Verastem anticipates initiating a potentially pivotal study in mesothelioma midyear 2013.
The sum of the data on development of FAK inhibitors presented at this conference is very promising, said Professor Dean Fennell, Chair of Thoracic Medical Oncology, University of Leicester. In particular, GSK reported in a Phase 1 trial novel activity of a FAK inhibitor in mesothelioma, where treatment in the second and third-line setting resulted in a median progression free survival of 17.7 weeks.
The largest clinical trial to date in malignant pleural mesothelioma was a 2011 Phase 3 study of Zolinza as a second- and third-line treatment conducted by Merck in 660 patients. In this study, a median progression free survival of only 6 weeks was observed.
Interestingly, loss of the tumor suppressor Merlin correlated with increased clinical sensitivity to FAK inhibition, Prof. Fennell continued. A subset of patients with Merlin negative mesothelioma had more than double the median progression free survival of 24.1 weeks versus 11.4 weeks for the Merlin positive group. These early results suggest that a targeted therapy, particularly when used in combination with a specific biomarker, has the potential to significantly improve treatment of this aggressive and deadly disease.

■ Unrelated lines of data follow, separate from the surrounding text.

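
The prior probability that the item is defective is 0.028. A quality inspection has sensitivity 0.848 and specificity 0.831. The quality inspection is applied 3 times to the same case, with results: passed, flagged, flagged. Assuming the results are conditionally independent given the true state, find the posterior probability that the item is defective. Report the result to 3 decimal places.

Posterior P(H) ≈ 0.117

Let H be the event that the item is defective; start with P(H) = 0.028. P('flagged'|H) = 0.848, P('flagged'|¬H) = 0.169.
Update on result 1 ('passed'): P(H) ← 0.152·0.0280 / (0.152·0.0280 + 0.831·0.9720) = 0.0042560/0.81199 = 0.0052.
Update on result 2 ('flagged'): P(H) ← 0.848·0.0052 / (0.848·0.0052 + 0.169·0.9948) = 0.0044448/0.17256 = 0.0258.
Update on result 3 ('flagged'): P(H) ← 0.848·0.0258 / (0.848·0.0258 + 0.169·0.9742) = 0.021843/0.18649 = 0.1171.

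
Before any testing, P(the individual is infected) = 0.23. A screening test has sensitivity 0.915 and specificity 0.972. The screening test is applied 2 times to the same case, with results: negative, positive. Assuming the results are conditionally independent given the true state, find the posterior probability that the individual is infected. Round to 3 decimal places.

With H the event that the individual is infected, the joint likelihood of the observed sequence is P(data|H) = 0.085·0.915 = 0.077775 and P(data|¬H) = 0.972·0.028 = 0.027216.
Bayes: P(H|data) = 0.23·0.077775 / (0.23·0.077775 + 0.77·0.027216) = 0.017888/0.038845 = 0.4605.

Posterior P(H) ≈ 0.461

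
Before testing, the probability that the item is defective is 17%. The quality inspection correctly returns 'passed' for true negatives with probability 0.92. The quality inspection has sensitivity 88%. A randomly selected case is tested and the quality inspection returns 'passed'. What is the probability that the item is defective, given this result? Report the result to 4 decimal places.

P(H | E) ≈ 0.0260

Write H for 'the item is defective'. Prior odds H:¬H = 0.17/0.83 = 0.20482. For the 'passed' outcome, the likelihood ratio is 0.12/0.92 = 0.13043.
Posterior odds = 0.20482 × 0.13043 = 0.026716, so P(H|E) = 0.026716/(1+0.026716) = 0.0260.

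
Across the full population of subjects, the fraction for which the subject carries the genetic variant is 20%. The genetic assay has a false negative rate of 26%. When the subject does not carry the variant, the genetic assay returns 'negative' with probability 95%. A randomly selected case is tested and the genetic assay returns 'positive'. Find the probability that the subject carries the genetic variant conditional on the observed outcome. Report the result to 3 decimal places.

P(H | E) ≈ 0.787

Let H be the event that the subject carries the genetic variant. P(H) = 0.2, so P(¬H) = 0.8. With E the 'positive' result, P(E|H) = 0.74 and P(E|¬H) = 0.05.
P(E) = 0.74·0.2 + 0.05·0.8 = 0.14800 + 0.040000 = 0.18800.
By Bayes' theorem, P(H|E) = 0.14800 / 0.18800 = 0.787.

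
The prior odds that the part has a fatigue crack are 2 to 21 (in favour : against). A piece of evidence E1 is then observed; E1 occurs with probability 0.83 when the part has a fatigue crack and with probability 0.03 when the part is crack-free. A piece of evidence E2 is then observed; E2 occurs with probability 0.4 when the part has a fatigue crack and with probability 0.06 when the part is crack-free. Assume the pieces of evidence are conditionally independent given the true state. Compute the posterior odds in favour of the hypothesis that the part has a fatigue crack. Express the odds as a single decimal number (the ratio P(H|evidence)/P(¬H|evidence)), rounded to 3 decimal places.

Posterior odds ≈ 17.566

Prior odds = 2/21 = 0.095238. In log-odds, ln(0.095238) = -2.3514.
Add log likelihood ratios: ln(27.667) + ln(6.6667) = 5.2173.
Posterior log-odds = 2.8660, so posterior odds = exp(2.8660) = 17.566.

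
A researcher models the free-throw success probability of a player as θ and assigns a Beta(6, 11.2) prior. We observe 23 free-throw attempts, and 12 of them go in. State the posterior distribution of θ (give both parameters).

Posterior: Beta(18, 22.2)

Observing 12 successes and 11 failures updates Beta(6, 11.2) by adding the success and failure counts to the two shape parameters: α = 6+12 = 18, β = 11.2+11 = 22.2.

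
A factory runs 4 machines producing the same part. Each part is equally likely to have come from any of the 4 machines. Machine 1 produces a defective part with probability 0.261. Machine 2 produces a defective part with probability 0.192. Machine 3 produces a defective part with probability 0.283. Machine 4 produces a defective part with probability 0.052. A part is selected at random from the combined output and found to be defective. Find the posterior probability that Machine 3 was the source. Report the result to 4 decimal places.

Tabulate prior·likelihood by source: [1] prior 0.25, lik 0.261, product 0.06525; [2] prior 0.25, lik 0.192, product 0.04800; [3] prior 0.25, lik 0.283, product 0.07075; [4] prior 0.25, lik 0.052, product 0.01300.
Normalizing constant = 0.19700; the posterior for Machine 3 is its product over the sum, 0.07075/0.19700 = 0.3591.

Posterior probability ≈ 0.3591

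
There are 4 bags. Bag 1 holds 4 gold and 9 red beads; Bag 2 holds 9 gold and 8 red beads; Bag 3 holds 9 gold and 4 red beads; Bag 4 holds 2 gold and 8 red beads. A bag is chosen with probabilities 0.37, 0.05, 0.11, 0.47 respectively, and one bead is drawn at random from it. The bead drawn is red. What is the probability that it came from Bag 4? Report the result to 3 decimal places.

Posterior probability ≈ 0.545

Tabulate prior·likelihood by source: [1] prior 0.37, lik 0.6923, product 0.2562; [2] prior 0.05, lik 0.4706, product 0.02353; [3] prior 0.11, lik 0.3077, product 0.03385; [4] prior 0.47, lik 0.8, product 0.3760.
Normalizing constant = 0.68953; the posterior for Bag 4 is its product over the sum, 0.3760/0.68953 = 0.545.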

We are encouraged by the initial clinical data presented today by GSK, said Dr. Joanna Horobin, Verastem Chief Medical Officer. Merlin loss occurs in approximately 50% of mesothelioma patients and we believe that VS-6063 has potential as a targeted therapy in this disease. We are moving rapidly to initiate a potentially pivotal, double blind controlled study next year.
FAK is a cytoplasmic tyrosine kinase that mediates signal transduction by integrins and growth factor receptors. FAK has been implicated in different steps of tumor development including tumor initiation, growth, angiogenesis and metastasis. Verastem has pioneered research on FAK as a critical regulator of cancer stem cells using technology developed by cofounder and chair of the Scientific Advisory Board, Robert Weinberg, Ph.D.